Aparat zyskał też gniazdo USB-C z możliwością ładowania aparatu oraz zasilania go w czasie pracy, a także poprawioną łączność ze smartfonem, która teraz umożliwia aktualizowanie oprogramowania aparatu z poziomu smartfona.
Nikon Z fc potrafi zrobił zdjęcia seryjne z szybkością do 11 kl./s z pełnym śledzeniem AF, a w trybie RAW przy zapisie 14 bit szybkość spada do 9 kl./s.
Nikon Z fc ma też nagrywanie w 4K UHD w 30 kl./s, a w trybie Full HD może nagrywać obraz w maksymalnie 120 kl./s w trybie slow-motion. Do aparatu podłączymy przewodowo mikrofon, ale nie znajdziemy osobnego wyjścia słuchawkowego do monitorowania audio w trakcie filmowania. Akumulator wystarczy na ok. 300 zdjęć, a masa aparatu to 445 g.
Nikon Z fc zapowiada się na bardzo solidny aparat.

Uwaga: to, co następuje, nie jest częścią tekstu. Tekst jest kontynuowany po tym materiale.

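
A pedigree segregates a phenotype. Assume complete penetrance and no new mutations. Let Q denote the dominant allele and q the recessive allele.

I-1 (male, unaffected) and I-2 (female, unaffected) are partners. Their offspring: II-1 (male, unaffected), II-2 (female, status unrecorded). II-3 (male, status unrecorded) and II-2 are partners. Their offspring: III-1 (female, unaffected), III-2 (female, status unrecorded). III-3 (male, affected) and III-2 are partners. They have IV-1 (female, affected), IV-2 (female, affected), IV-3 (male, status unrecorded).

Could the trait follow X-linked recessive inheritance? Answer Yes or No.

Yes

A consistent assignment under X-linked recessive exists: I-1 X^Q Y, I-2 X^Q X^Q, II-1 X^Q Y, II-2 X^Q X^Q, II-3 X^q Y, III-1 X^Q X^q, III-2 X^Q X^q, III-3 X^q Y, IV-1 X^q X^q, IV-2 X^q X^q, IV-3 X^Q Y.
In this assignment every recorded phenotype matches its genotype and every non-founder's genotype is obtainable from its parents' genotypes, so the pedigree is consistent.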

Sprzęt jest wyceniony typowo dla swojej klasy. Cena w Stanach Zjednoczonych wynosi 960 dol. za sam korpus i 1100 dol. za zestaw ze srebrnym obiektywem 16-50mm F3.5-6.3 VR. Pojawi się też zestaw sprzedażowy z nowym Nikkorem 28mm F2.8 (SE) o retro wyglądzie. Jego cena wyniesie 1200 dol.
Tym samym na rynku zaawansowanych aparatów APS-C zrobił się mały tłok. Głównym konkurentem Nikona Z fc będzie z pewnością inny stylowy aparat, czyli Fujifilm X-S10, ale konkurencją będzie też Sony A6400. Wszystkie aparaty mają zbliżoną cenę i solidne możliwości, ale każdy rozkłada akcenty nieco inaczej. Nikon Z fc wygląda na dobrze przemyślany aparat, o dużych możliwościach i bardzo dobrym wyglądzie.